Afghanistan has a distrustful relationship with neighboring Pakistan, yet top tribal leaders from both countries are expected to meet this week to try to lessen tensions. Musharraf and Karzai are likely to attend, with Karzai sure to bring up his concern about the flow of foreign fighters into his country from Pakistan.
Bush and Karzai put a positive spin on Afghanistan's progress since the 2001 defeat of the repressive Taliban, but they stressed that serious problems remain.
"There is still work to be done, don't get me wrong," Bush said. "But progress is being made, Mr. President, and we're proud of you."
Karzai acknowledged a resurgent Taliban but said it is not a threat to his government. Karzai is Afghanistan's first democratically elected president.
"We have a long journey ahead of us but what we have traveled so far has given us greater hope for a better future, for a better life," Karzai said at a joint news conference here with Bush.
Bush and Karzai differed noticeably in their views about Iran's influence in Afghanistan.
Karzai had said in advance of his visit to Camp David that Iran is a partner in the fight against terrorism and narcotics. "So far, Iran has been a helper," he said over the weekend.
Bush didn't agree. "I would be very cautious about whether or not the Iranian influence there in Afghanistan is a positive force," he said.
U.S. officials contend that Tehran is fomenting violence in Afghanistan by sending in weaponry such as sophisticated roadside bombs. More broadly, Bush said Iran thumbs its nose at the international community and denies its citizens the rights they deserve.
The issue of a theoretical U.S. military incursion into Pakistan is a sensitive one.

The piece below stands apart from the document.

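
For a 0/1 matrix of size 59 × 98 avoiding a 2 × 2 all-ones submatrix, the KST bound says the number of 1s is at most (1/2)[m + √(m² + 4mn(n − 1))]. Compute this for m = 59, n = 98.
z(59, 98; 2, 2) ≤ (1/2)[59 + √(59² + 4·59·98·97)] = (1/2)[59 + √2246897] = 778.9827

Kővári–Sós–Turán: let r_1, ..., r_59 be the row sums and z = Σ r_i the total number of 1s. Each pair of columns can share at most one row with both entries 1 (else a 2×2 all-ones block appears), so Σ_i C(r_i, 2) ≤ C(98, 2) = 4753. By convexity Σ_i C(r_i, 2) ≥ 59·C(z/59, 2) = z(z − 59)/(2·59), giving z² − 59z − 59·98·97 ≤ 0 and hence z ≤ (1/2)[59 + √(3481 + 4·560854)] = (1/2)[59 + √2246897] ≈ (1/2)(59 + 1498.9653) = 778.9827.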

Bush has said before that he would order the U.S. to act inside the Muslim-majority country if there were firm intelligence on the whereabouts of Osama bin Laden or other terrorist leaders.
Bin Laden, the mastermind of the Sept. 11, 2001, terrorist attacks, is believed to be living in the tribal border region of Pakistan. His ability to avoid capture remains a political sore spot for Bush.